Core (trace the code)
- In
LoRARequest(request.py:8), what identifies an adapter and what does id 0/-1 mean? - In
punica_cpu.py, matchadd_shrink(:166) andadd_expand(:197) to shrink/expand. - How does SGMV apply different adapters to different rows in one kernel (segments by id)?
- Where is
max_lorasenforced — name both the manager and the scheduler spot (Phase 3).
Build (your lab)
- In lab-01, why is the LoRA delta at most rank
r? Prove it withmatrix_rank. - Add an
effective_rankknob: stack two adapters on the same rows (sum of deltas) and verify it equals adding them sequentially. - Measure FLOPs: compare base matmul FLOPs to the adapter's shrink+expand FLOPs for
r=16,in=out=4096. What's the overhead ratio?
Design (staff-level)
- A platform serves 5,000 customer fine-tunes. Compare (a) one full deployment per customer vs (b) shared base + multi-LoRA: memory, cost, cold-start. Where does (b) win and where does it hurt?

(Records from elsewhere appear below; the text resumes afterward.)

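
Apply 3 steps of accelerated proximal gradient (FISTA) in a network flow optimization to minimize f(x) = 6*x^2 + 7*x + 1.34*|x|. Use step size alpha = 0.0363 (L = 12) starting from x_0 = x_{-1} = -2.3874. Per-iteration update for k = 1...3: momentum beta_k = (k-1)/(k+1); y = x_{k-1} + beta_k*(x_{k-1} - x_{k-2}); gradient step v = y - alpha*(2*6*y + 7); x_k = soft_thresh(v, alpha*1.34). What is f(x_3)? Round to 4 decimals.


FISTA on f(x) = 6*x^2 + 7*x + 1.34*|x|
L = 12, alpha = 0.0363
Iteration 1: beta = 0.0, y = -2.3874 + 0.0*(-2.3874 + 2.3874) = -2.3874
  grad(y) = -21.6488, v = y - alpha*grad = -1.6015
  prox(v) = soft_thresh(-1.6015, 0.0486) = -1.5529
Iteration 2: beta = 0.3333, y = -1.5529 + 0.3333*(-1.5529 + 2.3874) = -1.2747
  grad(y) = -8.2969, v = y - alpha*grad = -0.9736
  prox(v) = soft_thresh(-0.9736, 0.0486) = -0.9249
Iteration 3: beta = 0.5, y = -0.9249 + 0.5*(-0.9249 + 1.5529) = -0.6109
  grad(y) = -0.3312, v = y - alpha*grad = -0.5989
  prox(v) = soft_thresh(-0.5989, 0.0486) = -0.5503
f(x_3) = 6*(-0.5503)^2 + 7*(-0.5503) + 1.34*|-0.5503| = -1.2977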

max_lorasis hit constantly (lots of distinct adapters per batch). What are your options (raise it, route by adapter, replicate), and the tradeoffs?- How does LoRA on MoE expert layers (
lora/layers/fused_moe.py) complicate the batched apply, and why?
Self-grading
4–7 and 11–13 are interview-grade. Could you whiteboard shrink/expand and the grouped batched apply? If not, re-read 01-deep-dive.md.